= Corrosion in space =

Corrosion of materials occurring in outer space

Corrosion in space is the corrosion of materials occurring in outer space. Instead of moisture and oxygen acting as the primary corrosion causes, the materials exposed to outer space are subjected to vacuum, bombardment by ultraviolet and X-rays, solar energetic particles (mostly electrons and protons from solar wind), and electromagnetic radiation. In the upper layers of the atmosphere (between 90–800 km), the atmospheric atoms, ions, and free radicals, most notably atomic oxygen, play a major role. The concentration of atomic oxygen depends on altitude and solar activity, as the bursts of ultraviolet radiation cause photodissociation of molecular oxygen. Between 160 and 560 km, the atmosphere consists of about 90% atomic oxygen.

==Materials==
Corrosion in space has the highest impact on spacecraft with moving parts. Early satellites tended to develop problems with seizing bearings. Now the bearings are coated with a thin layer of gold.

Different materials resist corrosion in space differently. Electrolytes in batteries or cooling loops can cause galvanic corrosion, general corrosion, and stress corrosion. Aluminium is slowly eroded by atomic oxygen, while gold and platinum are highly corrosion-resistant. Gold-coated foils and thin layers of gold on exposed surfaces are therefore used to protect the spacecraft from the harsh environment. Thin layers of silicon dioxide deposited on the surfaces can also protect metals from the effects of atomic oxygen; e.g., the Starshine 3 satellite aluminium front mirrors were protected that way. However, the protective layers are subject to erosion by micrometeorites.
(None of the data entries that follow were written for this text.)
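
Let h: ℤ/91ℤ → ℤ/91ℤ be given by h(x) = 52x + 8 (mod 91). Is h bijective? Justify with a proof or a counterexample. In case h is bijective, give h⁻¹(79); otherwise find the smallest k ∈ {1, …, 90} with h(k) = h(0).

We have gcd(52, 91) = 13 > 1. Taking x_1 = 0 and x_2 = 7: h(0) = 8 and h(7) = 52·7 + 8 = 372 ≡ 8 (mod 91).
So h(0) = h(7) while 0 ≠ 7, thus h is not injective, hence not bijective.
Since h is not bijective, we find the least positive k with h(k) = h(0): this means 52k ≡ 0 (mod 91), i.e. 91 ∣ 52k. Since gcd(52, 91) = 13, dividing through by 13 this holds exactly when 7 ∣ 4k, and as gcd(4, 7) = 1, exactly when 7 ∣ k.
The smallest positive such k is 7.

7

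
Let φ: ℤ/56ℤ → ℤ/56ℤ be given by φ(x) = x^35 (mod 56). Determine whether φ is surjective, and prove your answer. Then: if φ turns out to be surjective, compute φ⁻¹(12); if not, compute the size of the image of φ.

φ(0) = 0^35 = 0.
φ(14): Repeated squaring mod 56: 14^1 ≡ 14, 14^2 ≡ 14² = 196 ≡ 28, 14^4 ≡ 28² = 784 ≡ 0, 14^8 ≡ 0² = 0, 14^16 ≡ 0² = 0, 14^32 ≡ 0² = 0. Since 35 = 32 + 2 + 1, 14^35 ≡ 0·28·14: 0·28 = 0, then 0·14 = 0. So 14^35 ≡ 0 (mod 56).
So φ(0) = φ(14) = 0 while 0 ≠ 14, thus φ is not injective.
A non-injective map from the 56-element set ℤ/56ℤ to itself takes at most 55 distinct values, so it cannot be surjective. Therefore φ is not surjective.
Since φ is not surjective, we determine |image(φ)|. Computing x^35 mod 56 for each x (by repeated squaring, reducing mod 56 at every step), the values φ(0), φ(1), …, φ(55) are: 0, 1, 32, 19, 16, 45, 48, 7, 8, 25, 40, 51, 24, 13, 0, 15, 32, 33, 16, 3, 48, 21, 8, 39, 40, 9, 24, 27, 0, 29, 32, 47, 16, 17, 48, 35, 8, 53, 40, 23, 24, 41, 0, 43, 32, 5, 16, 31, 48, 49, 8, 11, 40, 37, 24, 55.
The distinct values are {0, 1, 3, 5, 7, 8, 9, 11, 13, 15, 16, 17, 19, 21, 23, 24, 25, 27, 29, 31, 32, 33, 35, 37, 39, 40, 41, 43, 45, 47, 48, 49, 51, 53, 55}; there are 35 of them.

35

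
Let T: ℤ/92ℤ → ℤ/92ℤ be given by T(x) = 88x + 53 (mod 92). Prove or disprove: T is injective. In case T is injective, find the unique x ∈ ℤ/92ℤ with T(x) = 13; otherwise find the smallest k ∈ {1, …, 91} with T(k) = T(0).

23

By definition, T is injective if T(a) = T(b) implies a = b.
We have gcd(88, 92) = 4 > 1. Taking a = 0 and b = 23: T(0) = 53 and T(23) = 88·23 + 53 = 2077 ≡ 53 (mod 92).
So T(0) = T(23) while 0 ≠ 23, therefore T is not injective.
Since T is not injective, we find the least positive k with T(k) = T(0): this means 88k ≡ 0 (mod 92), i.e. 92 ∣ 88k. Since gcd(88, 92) = 4, dividing through by 4 this holds exactly when 23 ∣ 22k, and as gcd(22, 23) = 1, exactly when 23 ∣ k.
The smallest positive such k is 23.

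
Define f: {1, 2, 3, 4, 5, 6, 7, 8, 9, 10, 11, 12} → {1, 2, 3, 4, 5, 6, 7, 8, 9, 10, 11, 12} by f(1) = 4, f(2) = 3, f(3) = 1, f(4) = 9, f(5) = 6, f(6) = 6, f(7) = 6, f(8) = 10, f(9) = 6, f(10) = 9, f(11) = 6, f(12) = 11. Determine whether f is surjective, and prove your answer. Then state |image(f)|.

7

No element maps to 2, so f is not surjective.
The image of f is {1, 3, 4, 6, 9, 10, 11}, which has 7 elements.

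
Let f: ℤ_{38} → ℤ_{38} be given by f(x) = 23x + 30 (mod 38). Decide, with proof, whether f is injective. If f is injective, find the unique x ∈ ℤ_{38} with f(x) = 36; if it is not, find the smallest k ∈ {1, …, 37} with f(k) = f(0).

Recall that f is injective if f(s) = f(t) implies s = t.
Suppose f(s) = f(t) in ℤ_{38}. Then 23s + 30 ≡ 23t + 30 (mod 38), thus 23(s − t) ≡ 0 (mod 38).
Since gcd(23, 38) = 1, 23 is invertible modulo 38, hence s − t ≡ 0 (mod 38), i.e. s = t.
Thus f is injective.
We now compute 23⁻¹ mod 38 explicitly. Euclid's algorithm: 38 = 1·23 + 15, 23 = 1·15 + 8, 15 = 1·8 + 7, 8 = 1·7 + 1; back-substituting gives 1 = 5·23 − 3·38, so 23⁻¹ ≡ 5 (mod 38).
Since f is injective, we compute f⁻¹(36): solve 23x + 30 ≡ 36 (mod 38), i.e. 23x ≡ 6 (mod 38).
Multiplying by 23⁻¹ = 5 gives x ≡ 5·6 = 30 ≡ 30 (mod 38).
Check: f(30) = 23·30 + 30 = 720 = 18·38 + 36 ≡ 36 (mod 38).

30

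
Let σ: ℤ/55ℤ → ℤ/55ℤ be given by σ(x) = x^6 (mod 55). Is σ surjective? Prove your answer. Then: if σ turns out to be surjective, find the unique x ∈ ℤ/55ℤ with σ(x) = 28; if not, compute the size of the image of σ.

18

σ(3): Repeated squaring mod 55: 3^1 ≡ 3, 3^2 ≡ 3² = 9, 3^4 ≡ 9² = 81 ≡ 26. Since 6 = 4 + 2, 3^6 ≡ 26·9: 26·9 = 234 ≡ 14. So 3^6 ≡ 14 (mod 55).
σ(8): Repeated squaring mod 55: 8^1 ≡ 8, 8^2 ≡ 8² = 64 ≡ 9, 8^4 ≡ 9² = 81 ≡ 26. Since 6 = 4 + 2, 8^6 ≡ 26·9: 26·9 = 234 ≡ 14. So 8^6 ≡ 14 (mod 55).
So σ(3) = σ(8) = 14 while 3 ≠ 8, so σ is not injective.
A non-injective map from the 55-element set ℤ/55ℤ to itself takes at most 54 distinct values, so it cannot be surjective. Thus σ is not surjective.
Since σ is not surjective, we determine |image(σ)|. Computing x^6 mod 55 for each x (by repeated squaring, reducing mod 55 at every step), the values σ(0), σ(1), …, σ(54) are: 0, 1, 9, 14, 26, 5, 16, 4, 14, 31, 45, 11, 34, 9, 36, 15, 16, 49, 4, 36, 20, 1, 44, 34, 31, 25, 26, 49, 49, 26, 25, 31, 34, 44, 1, 20, 36, 4, 49, 16, 15, 36, 9, 34, 11, 45, 31, 14, 4, 16, 5, 26, 14, 9, 1.
The distinct values are {0, 1, 4, 5, 9, 11, 14, 15, 16, 20, 25, 26, 31, 34, 36, 44, 45, 49}; there are 18 of them.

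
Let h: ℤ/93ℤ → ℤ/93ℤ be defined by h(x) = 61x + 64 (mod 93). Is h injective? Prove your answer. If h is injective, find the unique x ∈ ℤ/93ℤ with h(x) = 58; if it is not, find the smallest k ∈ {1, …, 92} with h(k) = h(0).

6

If h(a) = h(b), then 61a ≡ 61b (mod 93). Because gcd(61, 93) = 1, we may cancel 61 to get a ≡ b (mod 93).
Therefore h is injective.
We now compute 61⁻¹ mod 93 explicitly. Euclid's algorithm: 93 = 1·61 + 32, 61 = 1·32 + 29, 32 = 1·29 + 3, 29 = 9·3 + 2, 3 = 1·2 + 1; back-substituting gives 1 = 61·61 − 40·93, so 61⁻¹ ≡ 61 (mod 93).
Since h is injective, we find h⁻¹(58): we need 61x ≡ 58 − 64 ≡ 87 (mod 93). Using 61⁻¹ = 61: x ≡ 61·87 = 5307 = 57·93 + 6, so x = 6.
Check: h(6) = 61·6 + 64 = 430 = 4·93 + 58 ≡ 58 (mod 93).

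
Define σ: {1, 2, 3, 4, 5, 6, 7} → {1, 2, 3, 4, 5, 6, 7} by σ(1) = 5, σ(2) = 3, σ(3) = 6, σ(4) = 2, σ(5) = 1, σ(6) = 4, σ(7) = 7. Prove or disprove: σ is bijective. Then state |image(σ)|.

The values 5, 3, 6, 2, 1, 4, 7 are a permutation of {1, 2, 3, 4, 5, 6, 7}: each element appears exactly once.
So σ is injective and surjective, hence bijective.
The image of σ is {1, 2, 3, 4, 5, 6, 7}, which has 7 elements.

7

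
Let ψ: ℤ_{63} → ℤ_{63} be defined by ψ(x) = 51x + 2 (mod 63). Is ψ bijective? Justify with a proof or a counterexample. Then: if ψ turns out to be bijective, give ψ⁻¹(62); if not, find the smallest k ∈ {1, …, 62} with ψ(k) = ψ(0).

We have gcd(51, 63) = 3 > 1. Taking x_1 = 0 and x_2 = 21: ψ(0) = 2 and ψ(21) = 51·21 + 2 = 1073 ≡ 2 (mod 63).
So ψ(0) = ψ(21) while 0 ≠ 21, hence ψ is not injective, hence not bijective.
Since ψ is not bijective, we find the least positive k with ψ(k) = ψ(0): this means 51k ≡ 0 (mod 63), i.e. 63 ∣ 51k. Since gcd(51, 63) = 3, dividing through by 3 this holds exactly when 21 ∣ 17k, and as gcd(17, 21) = 1, exactly when 21 ∣ k.
The smallest positive such k is 21.

21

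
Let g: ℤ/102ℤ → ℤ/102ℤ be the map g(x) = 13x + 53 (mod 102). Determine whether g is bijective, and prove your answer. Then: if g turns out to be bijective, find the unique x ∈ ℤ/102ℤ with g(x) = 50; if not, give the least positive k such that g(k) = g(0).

39

If g(x_1) = g(x_2), then 13x_1 ≡ 13x_2 (mod 102). Because gcd(13, 102) = 1, we may cancel 13 to get x_1 ≡ x_2 (mod 102).
We now compute 13⁻¹ mod 102 explicitly. Euclid's algorithm: 102 = 7·13 + 11, 13 = 1·11 + 2, 11 = 5·2 + 1; back-substituting gives 1 = 55·13 − 7·102, so 13⁻¹ ≡ 55 (mod 102).
For any y ∈ ℤ/102ℤ, x = 55(y − 53) mod 102 satisfies g(x) = 13·55(y − 53) + 53 ≡ y (since 13·55 ≡ 1 mod 102). So every y has a preimage.
Hence g is bijective.
Since g is bijective, we find g⁻¹(50): we need 13x ≡ 50 − 53 ≡ 99 (mod 102). Using 13⁻¹ = 55: x ≡ 55·99 = 5445 = 53·102 + 39, so x = 39.
Check: g(39) = 13·39 + 53 = 560 = 5·102 + 50 ≡ 50 (mod 102).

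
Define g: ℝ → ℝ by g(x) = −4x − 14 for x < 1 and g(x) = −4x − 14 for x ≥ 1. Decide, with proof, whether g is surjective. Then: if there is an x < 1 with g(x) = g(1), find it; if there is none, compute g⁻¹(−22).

Both pieces are strictly decreasing (slopes −4 and −4), so each is injective on its own interval.
The left piece maps (−∞, 1) onto (−18, ∞); the right piece maps [1, ∞) onto (−∞, −18].
These images together cover ℝ, so g is surjective.
Because the two images are disjoint, no x < 1 has g(x) = g(1), so we compute g⁻¹(−22): −22 lies in (−∞, −18], so solve −4x − 14 = −22: x = (−22 + 14)/(−4) = 2.

2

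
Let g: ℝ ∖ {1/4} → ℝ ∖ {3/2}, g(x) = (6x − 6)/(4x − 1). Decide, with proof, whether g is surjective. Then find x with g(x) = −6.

2/5

For any y ≠ 3/2, solving y(4x − 1) = 6x − 6 for x gives a well-defined x ≠ 1/4. So g is surjective.
Solving g(x) = −6: cross-multiplying gives 6x − 6 = −6(4x − 1), which rearranges to 30x = 12, so x = 2/5.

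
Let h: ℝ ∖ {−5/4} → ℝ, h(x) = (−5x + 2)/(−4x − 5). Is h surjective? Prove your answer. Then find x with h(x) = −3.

If h(x) = 5/4, cross-multiplying gives −4(−5x + 2) = −5(−4x − 5), which simplifies to −8 = 25 — false.  So 5/4 has no preimage and h is not surjective.
Solving h(x) = −3: cross-multiplying gives −5x + 2 = −3(−4x − 5), which rearranges to −17x = 13, so x = −13/17.

-13/17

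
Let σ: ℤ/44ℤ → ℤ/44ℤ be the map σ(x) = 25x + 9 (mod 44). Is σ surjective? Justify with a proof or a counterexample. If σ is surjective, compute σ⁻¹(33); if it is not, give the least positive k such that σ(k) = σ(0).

Since gcd(25, 44) = 1, 25 is invertible modulo 44. Euclid's algorithm: 44 = 1·25 + 19, 25 = 1·19 + 6, 19 = 3·6 + 1; back-substituting gives 1 = 37·25 − 21·44, so 25⁻¹ ≡ 37 (mod 44).
For any y ∈ ℤ/44ℤ, x = 37(y − 9) mod 44 satisfies σ(x) = 25·37(y − 9) + 9 ≡ y (since 25·37 ≡ 1 mod 44). So every y has a preimage.
Thus σ is surjective.
Since σ is surjective, we compute σ⁻¹(33): solve 25x + 9 ≡ 33 (mod 44), i.e. 25x ≡ 24 (mod 44).
Multiplying by 25⁻¹ = 37 gives x ≡ 37·24 = 888 = 20·44 + 8 ≡ 8 (mod 44).
Check: σ(8) = 25·8 + 9 = 209 = 4·44 + 33 ≡ 33 (mod 44).

8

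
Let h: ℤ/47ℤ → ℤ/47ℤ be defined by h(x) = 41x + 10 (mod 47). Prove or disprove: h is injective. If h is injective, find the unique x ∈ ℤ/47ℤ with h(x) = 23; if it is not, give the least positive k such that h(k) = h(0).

37

If h(s) = h(t), then 41s ≡ 41t (mod 47). Because gcd(41, 47) = 1, we may cancel 41 to get s ≡ t (mod 47).
Therefore h is injective.
We now compute 41⁻¹ mod 47 explicitly. Euclid's algorithm: 47 = 1·41 + 6, 41 = 6·6 + 5, 6 = 1·5 + 1; back-substituting gives 1 = 39·41 − 34·47, so 41⁻¹ ≡ 39 (mod 47).
Since h is injective, we find h⁻¹(23): we need 41x ≡ 23 − 10 ≡ 13 (mod 47). Using 41⁻¹ = 39: x ≡ 39·13 = 507 = 10·47 + 37, so x = 37.
Check: h(37) = 41·37 + 10 = 1527 = 32·47 + 23 ≡ 23 (mod 47).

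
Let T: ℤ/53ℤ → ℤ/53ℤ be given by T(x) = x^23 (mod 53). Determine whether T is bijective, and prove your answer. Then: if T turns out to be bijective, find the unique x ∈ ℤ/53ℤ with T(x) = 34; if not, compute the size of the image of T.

32

Since 53 is prime, the nonzero elements of ℤ/53ℤ form a cyclic group of order 52.
As gcd(23, 52) = 1, raising to the 23rd power is a bijection on this group: if u^23 ≡ v^23 then (uv^{−1})^23 = 1, and the only element of order dividing gcd(23, 52) = 1 is 1, so u = v.
With T(0) = 0 this makes T injective on all of ℤ/53ℤ, hence bijective (finite equal-size domain and codomain). In particular T is bijective.
Since T is bijective, we find the preimage of 34. The inverse of x ↦ x^23 on (ℤ/53ℤ)^× is x ↦ x^43, because 23·43 = 989 = 19·52 + 1 ≡ 1 (mod 52) and x^{52} = 1 for x ≠ 0 (Fermat). So T⁻¹(34) = 34^43 mod 53.
Repeated squaring mod 53: 34^1 ≡ 34, 34^2 ≡ 34² = 1156 ≡ 43, 34^4 ≡ 43² = 1849 ≡ 47, 34^8 ≡ 47² = 2209 ≡ 36, 34^16 ≡ 36² = 1296 ≡ 24, 34^32 ≡ 24² = 576 ≡ 46. Since 43 = 32 + 8 + 2 + 1, 34^43 ≡ 46·36·43·34: 46·36 = 1656 ≡ 13, then 13·43 = 559 ≡ 29, then 29·34 = 986 ≡ 32. So 34^43 ≡ 32 (mod 53).
Hence T⁻¹(34) = 32.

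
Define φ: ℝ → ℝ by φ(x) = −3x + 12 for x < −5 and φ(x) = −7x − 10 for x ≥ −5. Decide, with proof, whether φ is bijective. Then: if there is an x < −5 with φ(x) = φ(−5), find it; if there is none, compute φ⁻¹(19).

-29/7

Both pieces are strictly decreasing (slopes −3 and −7), so each is injective on its own interval.
The left piece maps (−∞, −5) onto (27, ∞); the right piece maps [−5, ∞) onto (−∞, 25].
The images leave a gap (27 has no preimage), so φ is not surjective, hence not bijective.
Because the two images are disjoint, no x < −5 has φ(x) = φ(−5), so we compute φ⁻¹(19): 19 lies in (−∞, 25], so solve −7x − 10 = 19: x = (19 + 10)/(−7) = −29/7.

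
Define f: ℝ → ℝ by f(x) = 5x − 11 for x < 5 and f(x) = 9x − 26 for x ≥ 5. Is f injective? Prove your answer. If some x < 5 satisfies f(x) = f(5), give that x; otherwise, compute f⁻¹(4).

3

Both pieces are strictly increasing (slopes 5 and 9), so each is injective on its own interval.
The left piece maps (−∞, 5) onto (−∞, 14); the right piece maps [5, ∞) onto [19, ∞).
These images are disjoint, so no value is attained by both pieces. So f is injective.
Because the two images are disjoint, no x < 5 has f(x) = f(5), so we compute f⁻¹(4): 4 lies in (−∞, 14), so solve 5x − 11 = 4: x = (4 + 11)/5 = 3.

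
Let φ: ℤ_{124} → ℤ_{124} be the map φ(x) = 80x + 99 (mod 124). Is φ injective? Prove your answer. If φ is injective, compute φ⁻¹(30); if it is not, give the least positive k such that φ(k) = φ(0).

We have gcd(80, 124) = 4 > 1. Taking a = 0 and b = 31: φ(0) = 99 and φ(31) = 80·31 + 99 = 2579 ≡ 99 (mod 124).
So φ(0) = φ(31) while 0 ≠ 31, therefore φ is not injective.
Since φ is not injective, we find the least positive k with φ(k) = φ(0): this means 80k ≡ 0 (mod 124), i.e. 124 ∣ 80k. Since gcd(80, 124) = 4, dividing through by 4 this holds exactly when 31 ∣ 20k, and as gcd(20, 31) = 1, exactly when 31 ∣ k.
The smallest positive such k is 31.

31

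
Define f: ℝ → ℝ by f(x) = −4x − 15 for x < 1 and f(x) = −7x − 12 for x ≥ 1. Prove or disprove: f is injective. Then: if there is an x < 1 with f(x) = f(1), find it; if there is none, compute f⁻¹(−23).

Both pieces are strictly decreasing (slopes −4 and −7), so each is injective on its own interval.
The left piece maps (−∞, 1) onto (−19, ∞); the right piece maps [1, ∞) onto (−∞, −19].
These images are disjoint, so no value is attained by both pieces. So f is injective.
Because the two images are disjoint, no x < 1 has f(x) = f(1), so we compute f⁻¹(−23): −23 lies in (−∞, −19], so solve −7x − 12 = −23: x = (−23 + 12)/(−7) = 11/7.

11/7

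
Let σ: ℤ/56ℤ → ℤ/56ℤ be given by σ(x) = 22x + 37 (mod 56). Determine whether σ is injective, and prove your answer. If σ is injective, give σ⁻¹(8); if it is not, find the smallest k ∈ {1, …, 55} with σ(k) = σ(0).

We have gcd(22, 56) = 2 > 1. Taking x_1 = 0 and x_2 = 28: σ(0) = 37 and σ(28) = 22·28 + 37 = 653 ≡ 37 (mod 56).
So σ(0) = σ(28) while 0 ≠ 28, hence σ is not injective.
Since σ is not injective, we find the least positive k with σ(k) = σ(0): this means 22k ≡ 0 (mod 56), i.e. 56 ∣ 22k. Since gcd(22, 56) = 2, dividing through by 2 this holds exactly when 28 ∣ 11k, and as gcd(11, 28) = 1, exactly when 28 ∣ k.
The smallest positive such k is 28.

28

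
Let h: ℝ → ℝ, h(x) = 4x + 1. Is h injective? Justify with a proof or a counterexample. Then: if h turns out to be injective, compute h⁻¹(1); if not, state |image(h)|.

0

Suppose h(u) = h(v). Then 4u + 1 = 4v + 1, so 4u = 4v, therefore u = v.
Therefore h is injective.
Since h is injective, we compute h⁻¹(1) = (1 − 1)/4 = 0.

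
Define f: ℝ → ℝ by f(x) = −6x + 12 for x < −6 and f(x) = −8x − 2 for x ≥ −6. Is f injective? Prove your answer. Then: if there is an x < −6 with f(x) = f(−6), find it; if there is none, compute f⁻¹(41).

Both pieces are strictly decreasing (slopes −6 and −8), so each is injective on its own interval.
The left piece maps (−∞, −6) onto (48, ∞); the right piece maps [−6, ∞) onto (−∞, 46].
These images are disjoint, so no value is attained by both pieces. Hence f is injective.
Because the two images are disjoint, no x < −6 has f(x) = f(−6), so we compute f⁻¹(41): 41 lies in (−∞, 46], so solve −8x − 2 = 41: x = (41 + 2)/(−8) = −43/8.

-43/8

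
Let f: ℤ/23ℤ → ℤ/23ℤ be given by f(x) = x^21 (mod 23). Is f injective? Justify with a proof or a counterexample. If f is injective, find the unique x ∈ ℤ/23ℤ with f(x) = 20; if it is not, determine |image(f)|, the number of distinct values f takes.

Since 23 is prime, the nonzero elements of ℤ/23ℤ form a cyclic group of order 22.
As gcd(21, 22) = 1, raising to the 21st power is a bijection on this group: if s^21 ≡ t^21 then (st^{−1})^21 = 1, and the only element of order dividing gcd(21, 22) = 1 is 1, so s = t.
With f(0) = 0 this makes f injective on all of ℤ/23ℤ, hence bijective (finite equal-size domain and codomain). In particular f is injective.
Since f is injective, we find the preimage of 20. The inverse of x ↦ x^21 on (ℤ/23ℤ)^× is x ↦ x^21, because 21·21 = 441 = 20·22 + 1 ≡ 1 (mod 22) and x^{22} = 1 for x ≠ 0 (Fermat). So f⁻¹(20) = 20^21 mod 23.
Repeated squaring mod 23: 20^1 ≡ 20, 20^2 ≡ 20² = 400 ≡ 9, 20^4 ≡ 9² = 81 ≡ 12, 20^8 ≡ 12² = 144 ≡ 6, 20^16 ≡ 6² = 36 ≡ 13. Since 21 = 16 + 4 + 1, 20^21 ≡ 13·12·20: 13·12 = 156 ≡ 18, then 18·20 = 360 ≡ 15. So 20^21 ≡ 15 (mod 23).
Hence f⁻¹(20) = 15.

15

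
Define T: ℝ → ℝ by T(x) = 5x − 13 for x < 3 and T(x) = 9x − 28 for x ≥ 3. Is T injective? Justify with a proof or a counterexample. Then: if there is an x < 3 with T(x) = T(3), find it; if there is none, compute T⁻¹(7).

12/5

Both pieces are strictly increasing (slopes 5 and 9), so each is injective on its own interval.
The left piece maps (−∞, 3) onto (−∞, 2); the right piece maps [3, ∞) onto [−1, ∞).
These images overlap. In particular T(3) = −1 (right piece), and solving 5x − 13 = −1 on the left piece gives x = 12/5 < 3.
So T(12/5) = T(3) with 12/5 ≠ 3, and T is not injective. This x = 12/5 is the requested value below 3.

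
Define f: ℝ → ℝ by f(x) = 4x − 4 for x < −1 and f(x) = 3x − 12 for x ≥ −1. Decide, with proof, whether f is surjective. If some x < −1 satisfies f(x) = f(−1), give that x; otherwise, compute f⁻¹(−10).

Both pieces are strictly increasing (slopes 4 and 3), so each is injective on its own interval.
The left piece maps (−∞, −1) onto (−∞, −8); the right piece maps [−1, ∞) onto [−15, ∞).
The union (−∞, −8) ∪ [−15, ∞) covers ℝ, so f is surjective.
For the follow-up: the images overlap, so an x < −1 with f(x) = f(−1) exists. f(−1) = −15; solving 4x − 4 = −15 for x < −1 gives x = (−15 + 4)/4 = −11/4.

-11/4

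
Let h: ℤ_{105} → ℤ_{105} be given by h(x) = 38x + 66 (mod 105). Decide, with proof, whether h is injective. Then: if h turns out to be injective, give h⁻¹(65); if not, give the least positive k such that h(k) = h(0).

Suppose h(u) = h(v) in ℤ_{105}. Then 38u + 66 ≡ 38v + 66 (mod 105), therefore 38(u − v) ≡ 0 (mod 105).
Since gcd(38, 105) = 1, 38 is invertible modulo 105, hence u − v ≡ 0 (mod 105), i.e. u = v.
So h is injective.
We now compute 38⁻¹ mod 105 explicitly. Euclid's algorithm: 105 = 2·38 + 29, 38 = 1·29 + 9, 29 = 3·9 + 2, 9 = 4·2 + 1; back-substituting gives 1 = 47·38 − 17·105, so 38⁻¹ ≡ 47 (mod 105).
Since h is injective, we compute h⁻¹(65): solve 38x + 66 ≡ 65 (mod 105), i.e. 38x ≡ 104 (mod 105).
Multiplying by 38⁻¹ = 47 gives x ≡ 47·104 = 4888 = 46·105 + 58 ≡ 58 (mod 105).
Check: h(58) = 38·58 + 66 = 2270 = 21·105 + 65 ≡ 65 (mod 105).

58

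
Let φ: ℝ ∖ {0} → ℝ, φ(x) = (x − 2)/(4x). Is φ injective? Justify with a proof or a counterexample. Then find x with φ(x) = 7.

Suppose φ(s) = φ(t). Cross-multiplying: (s − 2)(4t) = (t − 2)(4s).
Expanding both sides and cancelling the symmetric terms leaves 8·(s − t) = 0. Since 8 ≠ 0, s = t. Hence φ is injective.
Solving φ(x) = 7: cross-multiplying gives x − 2 = 7(4x), which rearranges to −27x = 2, so x = −2/27.

-2/27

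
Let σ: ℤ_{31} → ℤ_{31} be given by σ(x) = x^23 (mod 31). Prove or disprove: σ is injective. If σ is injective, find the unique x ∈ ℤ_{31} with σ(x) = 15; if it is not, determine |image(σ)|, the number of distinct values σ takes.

23

Since 31 is prime, the nonzero elements of ℤ_{31} form a cyclic group of order 30.
As gcd(23, 30) = 1, raising to the 23rd power is a bijection on this group: if x_1^23 ≡ x_2^23 then (x_1x_2^{−1})^23 = 1, and the only element of order dividing gcd(23, 30) = 1 is 1, so x_1 = x_2.
With σ(0) = 0 this makes σ injective on all of ℤ_{31}, hence bijective (finite equal-size domain and codomain). In particular σ is injective.
Since σ is injective, we find the preimage of 15. The inverse of x ↦ x^23 on (ℤ_{31})^× is x ↦ x^17, because 23·17 = 391 = 13·30 + 1 ≡ 1 (mod 30) and x^{30} = 1 for x ≠ 0 (Fermat). So σ⁻¹(15) = 15^17 mod 31.
Repeated squaring mod 31: 15^1 ≡ 15, 15^2 ≡ 15² = 225 ≡ 8, 15^4 ≡ 8² = 64 ≡ 2, 15^8 ≡ 2² = 4, 15^16 ≡ 4² = 16. Since 17 = 16 + 1, 15^17 ≡ 16·15: 16·15 = 240 ≡ 23. So 15^17 ≡ 23 (mod 31).
Hence σ⁻¹(15) = 23.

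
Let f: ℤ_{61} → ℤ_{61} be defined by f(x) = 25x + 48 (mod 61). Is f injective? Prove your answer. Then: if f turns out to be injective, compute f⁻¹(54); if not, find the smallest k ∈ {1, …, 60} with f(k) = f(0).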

Silver builds up a layer of silver oxide, which tends to flake off and has no protective function; such gradual erosion of silver interconnects of solar cells was found to be the cause of some observed in-orbit failures.

Many plastics are considerably sensitive to atomic oxygen and ionizing radiation. Coatings resistant to atomic oxygen are a common protection method, especially for plastics. Silicone-based paints and coatings are frequently employed, due to their excellent resistance to radiation and atomic oxygen. However, the silicone durability is somewhat limited, as the surface exposed to atomic oxygen is converted to silica which is brittle and tends to crack.

==Solving corrosion==
The process of space corrosion is being actively investigated. One of the efforts aims to design a sensor based on zinc oxide, able to measure the amount of atomic oxygen in the vicinity of the spacecraft; the sensor relies on drop of electrical conductivity of zinc oxide as it absorbs further oxygen.

==Other problems==
The outgassing of volatile silicones on low Earth orbit devices leads to presence of a cloud of contaminants around the spacecraft. Together with atomic oxygen bombardment, this may lead to gradual deposition of thin layers of carbon-containing silicon dioxide. Their poor transparency is a concern in case of optical systems and solar panels. Deposits of up to several micrometers were observed after 10 years of service on the solar panels of the Mir space station.

Other sources of problems for structures subjected to outer space are erosion and redeposition of the materials by sputtering caused by fast atoms and micrometeoroids. Another major concern, though of non-corrosive kind, is material fatigue caused by cyclical heating and cooling and associated thermal expansion mechanical stresses.